McKee Ahead in Governor's Race

Gov. Dan McKee is leading his Republican opponent by 13 points for Rhode Island’s governor. McKee, the Democratic gubernatorial candidate up for re-election, received 45 percent of voters’ support, while Republican Ashley Kalus got 32 percent, Independent Paul Rianna got three percent, Libertarian Elijah Gizzarelli got two percent, and Independent Zachary Hurwitz got two percent. Fifteen percent of those polled had not yet decided on a candidate.

A Democrat leading the polls doesn’t surprise Fleming. “Rhode Island is a Democratic state, and that greatly helps Democratic candidates – 41 percent of voters statewide are Democrats and McKee is receiving 72 percent of the Democratic vote,” he said.

But Kalus has a strong position with 32 percent of voter support and pulls ahead of McKee by 13 points with Independents, a key voting population, Fleming added. “To win, Kalus will have to increase her lead with Independents and close the gap with male voters, a group that Republicans tend to do well with,” he said.

When asked about whether they viewed the two leading gubernatorial candidates – McKee and Kalus – favorably or unfavorably, the voters gave McKee a 45 percent favorable rating and 36 percent unfavorable, with 19 percent saying they did not know; Kalus received 33 percent favorable to 32 percent unfavorable, while 35 percent did not have an opinion.

Past governors have been re-elected with worst favorability ratings, said Fleming – for example, “Gina Raimondo had fairly high unfavorable ratings and she still got elected and re-elected. McKee does well with favorability with females and with Democrats overall, and 45 percent favorable for a governor who has had a lot of negative ads thrown at him – as has Kalus – that isn’t a bad rating at this time.”

Kalus’ favorability ratings, divided nearly equally in thirds as positive, negative and unsure, reflect that she’s made headway with getting known with voters, but that she also has some work to become known, according to Fleming.

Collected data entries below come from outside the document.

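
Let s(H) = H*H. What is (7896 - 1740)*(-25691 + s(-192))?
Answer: 68780988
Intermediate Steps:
s(H) = H**2
(7896 - 1740)*(-25691 + s(-192)) = (7896 - 1740)*(-25691 + (-192)**2) = 6156*(-25691 + 36864) = 6156*11173 = 68780988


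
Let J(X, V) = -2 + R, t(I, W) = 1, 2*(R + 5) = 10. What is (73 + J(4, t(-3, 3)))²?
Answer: 5041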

Among the statewide voters polled, the majority believe the State of Rhode Island is moving in the wrong direction. Forty-five percent felt this way, while 34 percent believe the state is moving in the right direction, nine percent believed it has remained the same, and 12 percent couldn’t say either way.

The most important issue to those polled was cost of living, which came in at 42 percent. Abortion was the second most important issue at 14 percent, followed by education at 11 percent, health care at 10 percent, taxes at nine percent, and public safety at seven percent.

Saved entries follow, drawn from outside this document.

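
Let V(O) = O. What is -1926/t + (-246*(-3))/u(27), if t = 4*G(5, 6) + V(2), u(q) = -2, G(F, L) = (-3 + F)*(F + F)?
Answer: -16092/41 ≈ -392.49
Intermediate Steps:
G(F, L) = 2*F*(-3 + F) (G(F, L) = (-3 + F)*(2*F) = 2*F*(-3 + F))
t = 82 (t = 4*(2*5*(-3 + 5)) + 2 = 4*(2*5*2) + 2 = 4*20 + 2 = 80 + 2 = 82)
-1926/t + (-246*(-3))/u(27) = -1926/82 - 246*(-3)/(-2) = -1926*1/82 + 738*(-1/2) = -963/41 - 369 = -16092/41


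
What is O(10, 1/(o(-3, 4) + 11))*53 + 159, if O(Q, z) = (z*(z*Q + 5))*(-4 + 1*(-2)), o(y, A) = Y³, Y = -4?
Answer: 9957/53 ≈ 187.87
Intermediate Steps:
o(y, A) = -64 (o(y, A) = (-4)³ = -64)
O(Q, z) = -6*z*(5 + Q*z) (O(Q, z) = (z*(Q*z + 5))*(-4 - 2) = (z*(5 + Q*z))*(-6) = -6*z*(5 + Q*z))
O(10, 1/(o(-3, 4) + 11))*53 + 159 = -6*(5 + 10/(-64 + 11))/(-64 + 11)*53 + 159 = -6*(5 + 10/(-53))/(-53)*53 + 159 = -6*(-1/53)*(5 + 10*(-1/53))*53 + 159 = -6*(-1/53)*(5 - 10/53)*53 + 159 = -6*(-1/53)*255/53*53 + 159 = (1530/2809)*53 + 159 = 1530/53 + 159 = 9957/53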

The challenging economy and rising cost of living seem to be the biggest factors causing Rhode Island voters to view the state as moving in the wrong direction, Fleming said. And that opinion could affect voters’ decision for governor, arguably the elected official who has the most say about the direction of the state.

How much it will impact voters’ choices will “depend on how the gubernatorial candidates approach this topic over the next four weeks,” Fleming said.

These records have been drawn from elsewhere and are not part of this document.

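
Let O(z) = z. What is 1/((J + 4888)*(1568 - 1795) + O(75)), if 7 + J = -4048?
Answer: -1/189016 ≈ -5.2906e-6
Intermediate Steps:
J = -4055 (J = -7 - 4048 = -4055)
1/((J + 4888)*(1568 - 1795) + O(75)) = 1/((-4055 + 4888)*(1568 - 1795) + 75) = 1/(833*(-227) + 75) = 1/(-189091 + 75) = 1/(-189016) = -1/189016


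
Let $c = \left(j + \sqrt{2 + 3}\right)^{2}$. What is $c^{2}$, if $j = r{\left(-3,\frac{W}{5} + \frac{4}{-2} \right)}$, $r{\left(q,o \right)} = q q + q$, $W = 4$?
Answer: $2401 + 984 \sqrt{5} \approx 4601.3$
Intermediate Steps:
$r{\left(q,o \right)} = q + q^{2}$ ($r{\left(q,o \right)} = q^{2} + q = q + q^{2}$)
$j = 6$ ($j = - 3 \left(1 - 3\right) = \left(-3\right) \left(-2\right) = 6$)
$c = \left(6 + \sqrt{5}\right)^{2}$ ($c = \left(6 + \sqrt{2 + 3}\right)^{2} = \left(6 + \sqrt{5}\right)^{2} \approx 67.833$)
$c^{2} = \left(41 + 12 \sqrt{5}\right)^{2}$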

While Governor McKee, the incumbent Democratic candidate, will play up his work in the State House over the last year, Republican candidate Ashley Kalus will talk about what she would do “to turn the state around,” according to Fleming, “but either way, I think we’ll see a lot of negative ads getting traded.”

More Support for Biden Than Trump

On a question of who they would rather have as president, more Rhode Island voters would want to see President Joe Biden re-elected than former President Donald Trump. The poll found that 49 percent supported Biden for re-election and 32 percent supported Trump, while 15 percent said they weren’t sure, and five percent didn’t answer who they would support.

That didn’t surprise Fleming, who noted that Rhode Islanders tend to vote for Democratic presidents.

“In 2021, Biden won Rhode Island by 21 points,” Fleming said, “so these latest numbers are good for Biden, at this point, in the State of Rhode Island.”